HECS for TAFE

This week Treasury Secretary Ken Henry launched a Treasury Working Paper called ‘HECS for TAFE: The case of extending income-contingent loans to the vocational education and training sector’, by Bruce Chapman, Mark Rodrigues and Chris Ryan. This is an idea I have supported myself; there is no intrinsic reason why where a course is placed in the Australian Qualifications Framework should determine whether a student should have to pay up-front or being able to take out an income-contigent loan. As with many aspects of policy, the difference is due to a quirk of history rather than principle. In the 1970s, the Commonwealth acquired funding responsibility for higher education, but vocational education was left with the states. So HECS was introduced in 1989 to help the Commonwealth discharge its resposibilities, but vocational education was left as a state responsibility.

While I support the principle of not differentiating between vocational and higher education, I would not support the version of income-contigent loans apparently proposed in the Chapman et al. paper. Their calculations seemed to be based on a straight application of HECS, but they are vague (apart from a footnote which only semi-clarifies the situation) on how they would handle the current debt surcharge element of HECS-HELP.

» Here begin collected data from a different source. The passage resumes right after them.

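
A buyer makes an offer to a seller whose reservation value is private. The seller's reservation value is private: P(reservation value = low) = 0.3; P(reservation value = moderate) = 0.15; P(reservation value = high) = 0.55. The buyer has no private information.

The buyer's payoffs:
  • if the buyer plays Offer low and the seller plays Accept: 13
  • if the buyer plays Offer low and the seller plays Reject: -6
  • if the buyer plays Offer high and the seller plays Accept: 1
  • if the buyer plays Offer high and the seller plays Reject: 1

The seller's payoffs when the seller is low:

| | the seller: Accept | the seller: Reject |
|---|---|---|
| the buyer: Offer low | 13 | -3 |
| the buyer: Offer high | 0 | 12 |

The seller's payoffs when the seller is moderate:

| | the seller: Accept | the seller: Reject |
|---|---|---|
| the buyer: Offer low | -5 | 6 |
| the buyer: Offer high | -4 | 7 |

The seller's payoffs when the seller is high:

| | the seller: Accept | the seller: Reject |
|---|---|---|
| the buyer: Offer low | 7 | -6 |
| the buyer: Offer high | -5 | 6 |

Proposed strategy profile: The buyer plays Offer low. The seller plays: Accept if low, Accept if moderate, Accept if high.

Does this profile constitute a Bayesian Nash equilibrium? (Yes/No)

The buyer plays Offer low: E[Offer low] = 0.3·(13) + 0.15·(13) + 0.55·(13) = 13; E[Offer high] = 1. Best-responding. ✓
The seller (reservation value low), facing Offer low: Accept gives 13, Reject gives -3. Proposed Accept is best. ✓
The seller (reservation value moderate), facing Offer low: Accept gives -5, Reject gives 6. Proposed Accept is not best — profitable deviation exists. ✗
The seller (reservation value high), facing Offer low: Accept gives 7, Reject gives -6. Proposed Accept is best. ✓

No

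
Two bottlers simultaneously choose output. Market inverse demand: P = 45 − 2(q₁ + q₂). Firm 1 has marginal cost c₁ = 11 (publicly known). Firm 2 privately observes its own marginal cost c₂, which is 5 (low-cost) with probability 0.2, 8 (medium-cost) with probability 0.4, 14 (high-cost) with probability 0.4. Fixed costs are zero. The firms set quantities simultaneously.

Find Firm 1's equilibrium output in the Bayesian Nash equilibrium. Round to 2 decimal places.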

At universities, students paying their student contribution amount up-front get a 20% discount. Or to put it another way, if you don’t pay up-front you pay a debt surcharge of 25%. (eg say a subject costs $1,000. If you pay up-front with a 20% discount you get $200 off, leaving a price of $800. If the real price is $800, $200 extra is 25% more.) For full-fee students, the surcharge is more obvious. If undergraduate full-fee payers take out a FEE-HELP loan, they pay the advertised price plus 20%.